# ft. morgan rigs and platforms



## drklburg (Jan 4, 2009)

sorry guys dont post much but havent fished much since the oil spill-fish outta ft.morgan and was wondering the best place to find the most recent locations of the platforms and rigs in that area-would like to update my gps before going out-dont mind a pay site just would like the info-thanks


----------



## MrFish (Aug 21, 2009)

Check this out.

http://www.outdooralabama.com/fishing/saltwater/where/artificial-reefs/inshore.cfm


----------



## tjwareusmc (Jul 10, 2008)

The link no workee for me.


----------



## drklburg (Jan 4, 2009)

me either-looks to be a link to alabama fish and game inshore-was looking for more offshore-say within 75 miles out-rigs in 100ft to 250ft-any help to where to find is welcomed-thanks


----------



## rbea1958 (Oct 13, 2011)

Found this for you it may help,

http://www.outdooralabama.com/fishing/saltwater/fisheries/artificial-reefs/DGPSCoordinates.pdf


----------



## my3nme (Oct 9, 2007)

For rigs and platforms

http://www.rodnreel.com/gps/GPSSearch.asp


----------



## olesoandso (Apr 1, 2012)

Been a couple of years since I went out of Fort Morgan.

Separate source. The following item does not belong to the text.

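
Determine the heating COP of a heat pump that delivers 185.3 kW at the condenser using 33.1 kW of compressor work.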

If you want to fish rigs (which is all I did) you really didn't need any coordinates. I would just head south until I found the rig at the depth of water I wanted to fish. Trick was to leave early enough to have first pick of a parking spot on the rig. Man I miss that! If you ever need some gas money, holler at me. Good luck!


----------



## Speckulator (Oct 3, 2007)

get a Hilton's book and their chart......most rigs and alotta
bottom spots.......


George


----------